In this case, sentences of twenty years imprisonment have been imposed for the publishing of two leaflets that I believe the defendants had as much right to publish as the government has to publish the Constitution of the United States, now vainly invoked by them. Even if I am technically wrong and enough can be squeezed from these poor and puny anonymities to turn the color of legal litmus paper; I will add, even if what I think the necessary intent were shown; the most nominal punishment seems to me all that possibly could be inflicted, unless the defendants are to be made to suffer, not for what the indictment alleges but for the creed that they avow - a creed that I believe to be the creed of ignorance and immaturity when honestly held - as I see no reason to doubt that it was held here, but which, although made the subject of examination at the trial, no one has a right even to consider in dealing with the charges before the Court.

Persecution for the expression of opinions seems to me perfectly logical. If you have no doubt of your premises or your power and want a certain result with all your heart, you naturally express your wishes in law and sweep away all opposition. To allow opposition by speech seems to indicate that you think the speech impotent, as when a man says that he has squared the circle, or that you do not care wholeheartedly for the result, or that you doubt either your power or your premises. But when men have realized that time has upset many fighting faiths, they may come to believe even more than they believe the very foundations of their own conduct that the ultimate good desired is better reached by free trade in ideas - that the best test of truth is the power of the thought to get itself accepted in the competition of the market, and that truth is the only ground upon which their wishes safely can be carried out. That at any rate is the theory of our Constitution.

It is an experiment, as all life is an experiment. Every year, if not every day, we have to wager our salvation upon some prophecy based upon imperfect knowledge. While that experiment is part of our system, I think that we should be eternally vigilant against attempts to check the expression of opinions that we loathe and believe to be fraught with death, unless they so imminently threaten immediate interference with the lawful and pressing purposes of the law that an immediate check is required to save the country.

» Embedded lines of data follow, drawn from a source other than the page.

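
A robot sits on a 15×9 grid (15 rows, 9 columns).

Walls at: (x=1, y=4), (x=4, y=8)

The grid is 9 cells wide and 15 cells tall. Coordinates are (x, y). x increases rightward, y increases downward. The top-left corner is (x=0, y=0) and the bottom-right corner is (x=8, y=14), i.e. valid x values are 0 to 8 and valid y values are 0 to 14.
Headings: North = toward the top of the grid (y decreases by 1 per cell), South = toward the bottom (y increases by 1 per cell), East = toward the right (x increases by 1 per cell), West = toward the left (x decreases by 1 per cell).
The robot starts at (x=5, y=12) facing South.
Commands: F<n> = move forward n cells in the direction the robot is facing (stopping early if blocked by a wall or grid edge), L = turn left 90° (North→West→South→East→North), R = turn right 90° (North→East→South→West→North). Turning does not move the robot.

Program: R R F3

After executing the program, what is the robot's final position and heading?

Answer: Final position: (x=5, y=9), facing North

Derivation:
Start: (x=5, y=12), facing South
  R: turn right, now facing West
  R: turn right, now facing North
  F3: move forward 3, now at (x=5, y=9)
Final: (x=5, y=9), facing North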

I wholly disagree with the argument of the government that the First Amendment left the common law as to seditious libel in force. History seems to me against the notion. I had conceived that the United States through many years had shown its repentance for the Sedition Act of 1798 by repaying fines that it imposed. Only the emergency that makes it immediately dangerous to leave the correction of evil counsels to time warrants making any exception to the sweeping command, "Congress shall make no law . . . abridging the freedom of speech." Of course I am speaking only of expressions of opinion and exhortations, which were all that were uttered here, but I regret that I cannot put into more impressive words my belief that in their conviction upon this indictment the defendants were deprived of their rights under the Constitution of the United States.